Of the court's nine members today, Mr Nazareno, the prime target of Mr
Kirchner's attack, is the most closely associated with the unpopular Mr
Menem. Like the former president, the judge is from La Rioja province, and
even shared a legal practice with Senator Eduardo Menem, Mr Menem's brother.

"Nazareno is a great target because he is the closest thing the country's
institutions have left to resembling Menem and the old-style of corrupt
politics that he symbolises," Sergio Berenstein, professor of politics at
the Di Tella University in Buenos Aires, said.
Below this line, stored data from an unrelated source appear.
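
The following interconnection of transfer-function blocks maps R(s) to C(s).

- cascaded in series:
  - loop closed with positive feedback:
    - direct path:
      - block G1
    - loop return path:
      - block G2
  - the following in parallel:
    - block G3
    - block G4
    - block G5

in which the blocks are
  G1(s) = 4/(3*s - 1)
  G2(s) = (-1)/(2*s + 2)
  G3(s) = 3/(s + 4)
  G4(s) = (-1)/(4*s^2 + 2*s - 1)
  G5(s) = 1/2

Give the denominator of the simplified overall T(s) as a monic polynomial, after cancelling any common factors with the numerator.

Reducing step by step:

Step 1: feedback reduction of G1, G2 gives (4*s + 4)/(3*s^2 + 2*s + 1)
Step 2: combine G3, G4, G5 in parallel gives (4*s^3 + 42*s^2 + 17*s - 18)/(8*s^3 + 36*s^2 + 14*s - 8)
Step 3: reduce the series chain [G1/(1-G1*G2)], (G3+G4+G5) gives (8*s^4 + 92*s^3 + 118*s^2 - 2*s - 36)/(12*s^5 + 62*s^4 + 61*s^3 + 20*s^2 - s - 4)
No further cancellation is possible in the step-3 result, so that is T(s). Its denominator becomes monic after dividing by the leading coefficient 12.

Answer: s^5 + 31*s^4/6 + 61*s^3/12 + 5*s^2/3 - s/12 - 1/3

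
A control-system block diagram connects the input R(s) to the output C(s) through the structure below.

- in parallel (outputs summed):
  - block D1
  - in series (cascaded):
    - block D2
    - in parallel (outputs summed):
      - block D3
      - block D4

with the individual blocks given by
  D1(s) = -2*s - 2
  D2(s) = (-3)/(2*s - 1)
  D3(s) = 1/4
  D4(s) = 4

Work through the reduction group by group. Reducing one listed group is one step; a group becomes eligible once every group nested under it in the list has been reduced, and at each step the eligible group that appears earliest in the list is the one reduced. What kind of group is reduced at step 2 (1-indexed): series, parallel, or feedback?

Step 1. add D3, D4 (parallel)
Step 2. series reduction of D2, (D3+D4)
Step 3. add D1, (D2*(D3+D4)) (parallel)
So the answer for step 2 is series.

Final answer: series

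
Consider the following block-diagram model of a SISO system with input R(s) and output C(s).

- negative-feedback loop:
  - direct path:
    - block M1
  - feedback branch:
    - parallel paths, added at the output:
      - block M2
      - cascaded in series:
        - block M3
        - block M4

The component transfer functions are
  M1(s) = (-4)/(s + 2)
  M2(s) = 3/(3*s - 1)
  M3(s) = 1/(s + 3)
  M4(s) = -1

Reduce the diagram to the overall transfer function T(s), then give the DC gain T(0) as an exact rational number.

[1] combine M3, M4 in series; result (-1)/(s + 3)
[2] parallel reduction of M2, (M3*M4); result 10/(3*s^2 + 8*s - 3)
[3] reduce the feedback loop with forward M1 and return (M2+(M3*M4)); result (-12*s^2 - 32*s + 12)/(3*s^3 + 14*s^2 + 13*s - 46)
Step 3 gives the overall T(s). Then T(0) = 12/(-46) = -6/23.

Therefore the answer is -6/23.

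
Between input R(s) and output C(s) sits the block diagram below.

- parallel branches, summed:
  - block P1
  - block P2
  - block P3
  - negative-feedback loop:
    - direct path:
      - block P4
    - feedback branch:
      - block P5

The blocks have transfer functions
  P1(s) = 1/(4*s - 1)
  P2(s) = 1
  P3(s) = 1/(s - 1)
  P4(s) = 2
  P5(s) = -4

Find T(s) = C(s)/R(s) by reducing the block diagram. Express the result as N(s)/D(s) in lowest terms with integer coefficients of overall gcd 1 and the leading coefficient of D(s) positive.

Step 1: close the feedback loop around P4, P5; result (-2)/7
Step 2: add P1, P2, P3, [P4/(1+P4*P5)] (parallel), giving the overall T(s)

Final answer: (20*s^2 + 10*s - 9)/(28*s^2 - 35*s + 7)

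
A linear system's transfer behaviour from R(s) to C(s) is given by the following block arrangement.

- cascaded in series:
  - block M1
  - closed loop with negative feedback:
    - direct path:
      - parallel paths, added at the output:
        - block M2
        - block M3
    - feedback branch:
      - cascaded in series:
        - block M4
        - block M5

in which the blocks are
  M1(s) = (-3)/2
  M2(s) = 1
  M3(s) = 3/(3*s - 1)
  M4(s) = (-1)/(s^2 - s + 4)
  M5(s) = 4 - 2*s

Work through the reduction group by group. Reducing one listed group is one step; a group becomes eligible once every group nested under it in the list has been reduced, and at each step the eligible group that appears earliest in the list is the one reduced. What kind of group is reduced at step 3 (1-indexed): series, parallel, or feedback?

Step 1. parallel reduction of M2, M3
Step 2. combine M4, M5 in series
Step 3. collapse the loop ((M2+M3) forward, (M4*M5) return)
Step 4. multiply M1, [(M2+M3)/(1+(M2+M3)*(M4*M5))] (series)
So the answer for step 3 is feedback.

Answer: feedback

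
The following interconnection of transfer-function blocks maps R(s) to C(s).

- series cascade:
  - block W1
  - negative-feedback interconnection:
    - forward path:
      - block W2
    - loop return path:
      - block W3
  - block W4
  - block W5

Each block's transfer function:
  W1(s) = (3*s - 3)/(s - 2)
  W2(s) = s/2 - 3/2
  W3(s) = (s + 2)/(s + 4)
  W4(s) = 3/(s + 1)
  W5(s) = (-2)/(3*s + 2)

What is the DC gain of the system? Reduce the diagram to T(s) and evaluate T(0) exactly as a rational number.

Reducing step by step:

(1) collapse the loop (W2 forward, W3 return) gives (s^2 + s - 12)/(s^2 + s + 2)
(2) multiply W1, [W2/(1+W2*W3)], W4, W5 (series) gives (-18*s^3 + 234*s - 216)/(3*s^5 + 2*s^4 - 3*s^3 - 14*s^2 - 20*s - 8)
The step-2 result is T(s). Setting s = 0: T(0) = -216/(-8) = 27.

Answer: 27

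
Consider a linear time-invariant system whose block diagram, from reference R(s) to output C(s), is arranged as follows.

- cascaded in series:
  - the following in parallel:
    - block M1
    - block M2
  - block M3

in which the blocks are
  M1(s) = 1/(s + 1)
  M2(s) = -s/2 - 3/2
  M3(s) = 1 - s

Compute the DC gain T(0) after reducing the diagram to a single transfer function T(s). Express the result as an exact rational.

[1] add M1, M2 (parallel) gives (-s^2 - 4*s - 1)/(2*s + 2)
[2] combine (M1+M2), M3 in series gives (s^3 + 3*s^2 - 3*s - 1)/(2*s + 2)
That last expression is T(s); at s = 0 only the constant terms survive, so T(0) = -1/2.

Hence the answer: -1/2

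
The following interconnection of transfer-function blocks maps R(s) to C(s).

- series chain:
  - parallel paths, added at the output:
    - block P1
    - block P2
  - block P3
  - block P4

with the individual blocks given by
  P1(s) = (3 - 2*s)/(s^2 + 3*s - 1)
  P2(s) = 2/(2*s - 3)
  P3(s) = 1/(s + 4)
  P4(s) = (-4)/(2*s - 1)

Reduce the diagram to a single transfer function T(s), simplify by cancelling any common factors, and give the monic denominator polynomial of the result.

Reducing step by step:

[1] sum the parallel branches P1, P2, giving (-2*s^2 + 18*s - 11)/(2*s^3 + 3*s^2 - 11*s + 3)
[2] reduce the series chain (P1+P2), P3, P4, giving (8*s^2 - 72*s + 44)/(4*s^5 + 20*s^4 - 9*s^3 - 83*s^2 + 65*s - 12)
Step 2 gives the fully reduced T(s), with no common factor left to cancel. The denominator's leading coefficient is 4, so divide each of its coefficients by 4 to get the monic form.

Answer: s^5 + 5*s^4 - 9*s^3/4 - 83*s^2/4 + 65*s/4 - 3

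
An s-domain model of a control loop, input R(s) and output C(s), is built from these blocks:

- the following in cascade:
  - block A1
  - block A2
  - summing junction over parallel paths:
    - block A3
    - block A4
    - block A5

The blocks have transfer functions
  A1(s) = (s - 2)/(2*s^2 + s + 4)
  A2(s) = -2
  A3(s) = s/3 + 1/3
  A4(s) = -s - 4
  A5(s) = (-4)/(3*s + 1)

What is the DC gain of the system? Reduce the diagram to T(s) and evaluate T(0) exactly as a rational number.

(1) sum the parallel branches A3, A4, A5: (-6*s^2 - 35*s - 23)/(9*s + 3)
(2) reduce the series chain A1, A2, (A3+A4+A5): (12*s^3 + 46*s^2 - 94*s - 92)/(18*s^3 + 15*s^2 + 39*s + 12)
That last expression is T(s); at s = 0 only the constant terms survive, so T(0) = -92/12 = -23/3.

Therefore the answer is -23/3.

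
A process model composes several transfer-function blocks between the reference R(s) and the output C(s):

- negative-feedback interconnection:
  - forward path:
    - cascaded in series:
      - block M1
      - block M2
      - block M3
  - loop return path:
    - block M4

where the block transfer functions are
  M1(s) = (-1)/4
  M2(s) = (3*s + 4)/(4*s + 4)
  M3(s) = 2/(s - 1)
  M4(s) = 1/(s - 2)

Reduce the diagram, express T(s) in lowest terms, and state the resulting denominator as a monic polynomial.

First reduce the diagram to T(s).

1. series reduction of M1, M2, M3: (-3*s - 4)/(8*s^2 - 8)
2. close the feedback loop around (M1*M2*M3), M4: (-3*s^2 + 2*s + 8)/(8*s^3 - 16*s^2 - 11*s + 12)
T(s) is the step-2 result (common factors already cancelled). Leading coefficient of the denominator: 8. Divide through by 8 for the monic polynomial.

Answer: s^3 - 2*s^2 - 11*s/8 + 3/2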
Despite the court's lack of popularity, analysts said the president was
laying his political future - and even the country's economic stability - on
the line.

By involving Congress, Mr Kirchner is testing for the first time his ability
to muster support in a highly fragmented legislature. Unlike Mr Menem or Edu
ardo Duhalde, the former president, Mr Kirchner does not have his own
faction to help win the two-thirds majority required for such cases.

Nor is Congress's support guaranteed. Last year Mr Duhalde tried, and
failed, to change the court's composition, accusing its members of poor
performance.

Prof Berenstein argues that sending the case back to Congress barely eight
months after it was thrown out casts Argentina's already-battered
institutions in a poor light. It also repeats an unfortunate precedent.
"Once again, we have a president who is trying to alter the composition of
the Supreme Court," he said.

Moreover, if Mr Kirchner's attempts at reform fail, the court will almost
certainly begin reprisals, potentially jeopardising economic stability.

On Thursday, speculation was already mounting that the court could soon rule
in favour of a woman whose dollar-denominated savings were forcibly
converted into pesos in last year's messy devaluation.

A decision ordering the bank to return the deposits in their original
currency would set a precedent for thousands of other depositors. That could
force the banks to pay out billions of pesos - a cost the government would
ultimately have to bear to keep the financial sector in business.